Numa análise de 159 países, o artigo destaca que, segundo os indicadores de avaliação internacional, dois terços das crianças não atingem o nível mínimo de compreensão. Na análise contrafactual, se garantíssemos que as crianças matriculadas atingissem o patamar esperado de aprendizagens, haveria um impacto positivo de 2,7 vezes o PIB mundial. O impacto seria ainda maior se, além disso, fosse possível levar o ensino básico a todas as crianças que estão fora da escola, chegando a 5,4 vezes o PIB mundial, o que evidencia o prejuízo causado pela falta de investimento na universalização do ensino e no aperfeiçoamento das aprendizagens.

Trazendo esta questão para a realidade angolana, qual é a dimensão dos constrangimentos educacionais no país? O diagnóstico mais detalhado que se encontra disponível é o Anuário Estatístico da Educação publicado em 2019 pelo INE.

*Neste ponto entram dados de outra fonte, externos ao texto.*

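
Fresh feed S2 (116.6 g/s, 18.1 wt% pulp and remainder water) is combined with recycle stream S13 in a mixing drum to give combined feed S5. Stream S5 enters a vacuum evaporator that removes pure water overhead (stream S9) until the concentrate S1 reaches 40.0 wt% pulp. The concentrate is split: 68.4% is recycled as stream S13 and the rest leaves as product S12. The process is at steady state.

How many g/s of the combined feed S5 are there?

230.8 g/s

Overall pulp balance (none leaves overhead): pulp in fresh feed = pulp in product, i.e. 116.6×0.181 = (1−0.684)·S1·0.400.
S1 = 21.105/(0.400×0.316) = 166.97 g/s.
Recycle S13 = 0.684×166.97 = 114.21 g/s.
Combined feed S5 = 116.6 + 114.21 = 230.81 g/s.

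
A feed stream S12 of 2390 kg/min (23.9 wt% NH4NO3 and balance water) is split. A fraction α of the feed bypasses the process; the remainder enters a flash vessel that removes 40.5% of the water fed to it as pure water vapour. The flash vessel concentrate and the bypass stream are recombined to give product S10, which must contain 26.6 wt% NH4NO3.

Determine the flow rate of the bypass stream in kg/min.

All 2390×0.239 = 571.21 kg/min of NH4NO3 reaches S10, so S10 = 571.21/0.266 = 2147.4 kg/min and vapour = 242.59 kg/min.
The evaporator receives (1−α)·2390 of feed at 0.761 water and removes 0.405 of that water:
0.405×0.761×(1−α)×2390 = 242.59
(1−α) = 242.59/736.61 = 0.3293;  α = 0.6707.
Bypass flow = 0.6707×2390 = 1602.9 kg/min.

1603 kg/min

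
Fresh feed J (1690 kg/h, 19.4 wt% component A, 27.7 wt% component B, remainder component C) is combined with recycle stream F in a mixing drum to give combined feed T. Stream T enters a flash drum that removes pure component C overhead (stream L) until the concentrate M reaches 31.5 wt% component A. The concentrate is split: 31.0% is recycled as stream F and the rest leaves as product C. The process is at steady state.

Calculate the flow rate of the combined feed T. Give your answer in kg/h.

2158 kg/h

Overall component A balance (none leaves overhead): component A in fresh feed = component A in product, i.e. 1690×0.194 = (1−0.310)·M·0.315.
M = 327.86/(0.315×0.690) = 1508.4 kg/h.
Recycle F = 0.310×1508.4 = 467.62 kg/h.
Combined feed T = 1690 + 467.62 = 2157.6 kg/h.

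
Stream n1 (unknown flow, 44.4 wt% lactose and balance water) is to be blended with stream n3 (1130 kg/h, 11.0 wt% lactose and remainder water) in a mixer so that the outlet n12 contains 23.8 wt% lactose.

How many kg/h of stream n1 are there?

Let n1 be the unknown flow. Total out = 1130 + n1.
lactose balance: 124.3 + 0.444·n1 = 0.238·(1130 + n1)
(0.444 − 0.238)·n1 = 0.238×1130 − 124.3 = 144.64
n1 = 144.64 / 0.206 = 702.14 kg/h

702.1 kg/h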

Primeiramente, destaca-se a sobrelotação das salas de aula. No ensino primário, há em média 70 alunos por sala de aula, contra os 45 previstos na lei. Situação ainda pior se verifica no secundário, com 80 alunos por sala, o dobro do que está previsto na lei. Em segundo lugar, há um enorme défice na formação dos professores: aproximadamente metade dos docentes do primário e secundário não possuem nenhuma formação pedagógica. O quadro é desolador. A grande maioria das crianças em Angola depara-se com salas de aula sobrelotadas e professores com baixa qualificação profissional.

Se em termos qualitativos o cenário é lamentável, ainda mais preocupante é o abismo das taxas de escolarização. Mesmo com a obrigatoriedade do ensino primário, a taxa de escolarização líquida em Angola é de 63,9%, o que significa que quase 36% das crianças que deveriam estar matriculadas da 1ª à 6ª série estão fora da escola. A taxa de escolarização cai para 23% no ensino secundário I, e novamente no ensino secundário II, chegando a 6,6%. Estes números descrevem uma verdadeira tragédia. Milhares de jovens fora da escola, uma enorme dificuldade em garantir a universalização do ensino primário, e uma taxa de abandono escolar colossal ao longo do ensino secundário.

A complexidade demográfica de Angola, um país de 30 milhões de habitantes com uma taxa de fecundidade de 5,6 filhos por mulher, agrava ainda mais este cenário. Do total da população, 65% são jovens com menos de 25 anos de idade. Estes factores são ingredientes que pressionam a acção do Estado no sentido da provisão de serviços públicos. O expressivo crescimento populacional torna ainda mais desafiadora a universalização do ensino básico, em especial a construção de escolas e a formação de professores, necessárias para atender à crescente procura do país.

Por fim, é importante lembrar que o investimento em educação pode auxiliar também na desaceleração do crescimento demográfico. Conforme demonstrámos em artigo publicado em Julho, há uma forte associação entre maior escolaridade e menor número de filhos por família, o que possibilita maiores e melhores investimentos em educação.

Diante de um quadro tão desolador e dos ganhos potenciais que podem ser obtidos se garantirmos que as crianças angolanas acedam a aprendizagens adequadas nas escolas, é ainda mais surpreendente que esta questão não tenha sido um dos principais temas focados num fórum que tinha como mote o «Capital humano». Garantir a estabilidade macroeconómica e estimular a redução da dependência do sector de petróleo e gás são sem dúvida medidas relevantes para o desenvolvimento em Angola. Porém, se a educação não for encarada como área de intervenção prioritária na agenda de políticas públicas, com acções concretas, o que veremos no futuro é um enorme contingente de jovens sem escolaridade enfrentando sérias dificuldades em obter emprego e, em muitos casos, lançando-se em actividades criminosas.